Are There Adverse Side Effects of CBD?
While you have nothing to worry about CBD when it comes to liver damage, this doesn’t mean the compound doesn’t have any side effects. As mentioned above, the WHO claims CBD to be well-tolerated and generally sage, but you should always practice caution, just as you would in the case of any other health supplement.
Dosage is the main factor determining the side effects of CBD. While most people experience no side effects, some users have reported minor issues, such as dry mouth, fatigue, diarrhea, vomiting, and headaches.
Another concern is drug interactions.
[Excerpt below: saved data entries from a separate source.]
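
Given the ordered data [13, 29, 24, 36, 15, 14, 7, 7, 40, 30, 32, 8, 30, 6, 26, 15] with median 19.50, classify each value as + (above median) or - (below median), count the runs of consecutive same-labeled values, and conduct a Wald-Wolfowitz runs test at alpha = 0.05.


Step 1: Compute median = 19.50; label A = above, B = below.
Labels in order: BAAABBBBAAABABAB  (n_A = 8, n_B = 8)
Step 2: Count runs R = 9.
Step 3: Under H0 (random ordering), E[R] = 2*n_A*n_B/(n_A+n_B) + 1 = 2*8*8/16 + 1 = 9.0000.
        Var[R] = 2*n_A*n_B*(2*n_A*n_B - n_A - n_B) / ((n_A+n_B)^2 * (n_A+n_B-1)) = 14336/3840 = 3.7333.
        SD[R] = 1.9322.
Step 4: R = E[R], so z = 0 with no continuity correction.
Step 5: Two-sided p-value via normal approximation = 2*(1 - Phi(|z|)) = 1.000000.
Step 6: alpha = 0.05. fail to reject H0.

R = 9, z = 0.0000, p = 1.000000, fail to reject H0.


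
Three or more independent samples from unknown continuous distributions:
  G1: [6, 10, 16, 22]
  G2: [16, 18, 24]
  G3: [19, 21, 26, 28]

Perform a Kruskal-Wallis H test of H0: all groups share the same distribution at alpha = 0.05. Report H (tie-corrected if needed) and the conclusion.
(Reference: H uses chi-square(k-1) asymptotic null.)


Step 1: Combine all N = 11 observations and assign midranks.
sorted (value, group, rank): (6,G1,1), (10,G1,2), (16,G1,3.5), (16,G2,3.5), (18,G2,5), (19,G3,6), (21,G3,7), (22,G1,8), (24,G2,9), (26,G3,10), (28,G3,11)
Step 2: Sum ranks within each group.
R_1 = 14.5 (n_1 = 4)
R_2 = 17.5 (n_2 = 3)
R_3 = 34 (n_3 = 4)
Step 3: H = 12/(N(N+1)) * sum(R_i^2/n_i) - 3(N+1)
     = 12/(11*12) * (14.5^2/4 + 17.5^2/3 + 34^2/4) - 3*12
     = 0.090909 * 443.646 - 36
     = 4.331439.
Step 4: Ties present; correction factor C = 1 - 6/(11^3 - 11) = 0.995455. Corrected H = 4.331439 / 0.995455 = 4.351218.
Step 5: Under H0, H ~ chi^2(2); p-value = 0.113539.
Step 6: alpha = 0.05. fail to reject H0.

H = 4.3512, df = 2, p = 0.113539, fail to reject H0.


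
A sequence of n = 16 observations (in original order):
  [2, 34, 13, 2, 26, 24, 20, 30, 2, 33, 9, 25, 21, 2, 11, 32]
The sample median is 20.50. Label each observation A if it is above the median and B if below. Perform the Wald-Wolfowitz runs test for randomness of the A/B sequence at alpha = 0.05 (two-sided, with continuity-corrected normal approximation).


Step 1: Compute median = 20.50; label A = above, B = below.
Labels in order: BABBAABABABAABBA  (n_A = 8, n_B = 8)
Step 2: Count runs R = 12.
Step 3: Under H0 (random ordering), E[R] = 2*n_A*n_B/(n_A+n_B) + 1 = 2*8*8/16 + 1 = 9.0000.
        Var[R] = 2*n_A*n_B*(2*n_A*n_B - n_A - n_B) / ((n_A+n_B)^2 * (n_A+n_B-1)) = 14336/3840 = 3.7333.
        SD[R] = 1.9322.
Step 4: Continuity-corrected z = (R - 0.5 - E[R]) / SD[R] = (12 - 0.5 - 9.0000) / 1.9322 = 1.2939.
Step 5: Two-sided p-value via normal approximation = 2*(1 - Phi(|z|)) = 0.195709.
Step 6: alpha = 0.05. fail to reject H0.

R = 12, z = 1.2939, p = 0.195709, fail to reject H0.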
CBD may interact with prescription medications because of its associations with the cytochrome p450 enzyme system. The CYP450 system processes the breakdown of almost 60% of medications available on the market to promote drug absorption in the human body. Because of this CBD may interfere in critical CYP450 channels and reduce the efficacy and bioavailability of certain drugs.
If you are on prescription medication you should consult your holistic doctor before taking CBD. Many doctors are unaware of the research encompassing CBD. Your best bet is asking your physician whether the medications you’re taking has a grapefruit warning since grapefruit affects similar liver pathways as CBD.
Final Thoughts on CBD for Liver Damage
In the end, the quality of CBD you’re taking matters. If you want to be the next Mr. Olympia and you just pick up a subpar protein powder off the market, is it going to help your cause? Probably not! The same goes for CBD.
You should always buy from a transparent and reputable vendor. Companies that support independent third-party lab testing are your best bet. You should know how to read CBD lab results to ascertain your product doesn’t contain harmful contaminants, such as heavy metals and pesticides.